Arcandra Sebut Kontrak Harga Jual Beli Gas di RI Masih Jadi Masalah
- Fikri Halim/VIVA.co.id
VIVA – Wakil Menteri Energi dan Sumber Daya Mineral (ESDM) Arcandra Tahar menyebut kontrak harga jual beli gas yang ada di Indonesia masih menjadi sumber masalah.
Ia mencontohkan, dari kontrak jual beli gas awal yang ditetapkan, misalnya harga jual gas untuk industri adalah sebesar US$6 per MMBTU. Namun, ketika harga gas global naik di kemudian hari, produser gas masih memiliki peluang menyesuaikan harga misalnya ke US$8 per MMBTU.
"Kenapa bisa US$8, karena di kontrak memungkinkan untuk review harga. Saya enggak tahu apakah price review bagus atau tidak, karena menurut saya itu sumber masalah," ujar Arcandra di acara The 7th International Indonesia Gas Infrastructure Conference and Exhibition, Jakarta, Selasa 25 September 2018.

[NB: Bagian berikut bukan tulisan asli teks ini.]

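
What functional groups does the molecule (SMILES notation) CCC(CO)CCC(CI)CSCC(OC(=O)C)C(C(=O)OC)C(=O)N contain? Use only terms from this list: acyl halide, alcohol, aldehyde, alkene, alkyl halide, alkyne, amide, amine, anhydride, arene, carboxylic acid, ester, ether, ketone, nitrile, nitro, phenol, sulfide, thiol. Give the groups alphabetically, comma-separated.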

Ia melanjutkan, jika review harga dilakukan maka itu tentu butuh kemauan atau kerelaan dari masing-masing pihak. Namun, jika tidak timbul kesepakatan maka butuh bantuan mediasi dari pemerintah.
Untuk itu, para pelaku usaha di sektor gas bumi diminta untuk mengukur risiko ke depan dan menyusun cara penetapan harga yang terbaik.
"Jadi pekerjaan price review menguntungkan atau tidak, tolong ini dievaluasi. Ada cara yang sudah diterapkan di kontrak bagaimana kalau harga naik atau harga turun buat perjanjian yang disepakati kedua pihak," ujarnya
Sesuai Peraturan Presiden terkait harga gas yang ditetapkan Arcandra mengatakan, masih banyak industri yang berteriak bahwa harga Gas di Indonesia mahal, diantaranya konsumen industri sarung tangan, kaca dan keramik.
Bahkan, tak jarang industri membandingkan harga gas Indonesia dan negara tetangga meskipun harga Gas di Indonesia menurutnya berbeda tergantung lokasi dan infrastruktur.
"Di Malaysia kami bisa mendapatkan Gas US$5 kok di Indonesia menjual US$9. Makanya kalau bicara gas, kita bicara infrastruktur, di mana dulu, apakah Indonesia punya harga Gas yang di bawah US$4, ada yang US$12 juga ada," ujarnya.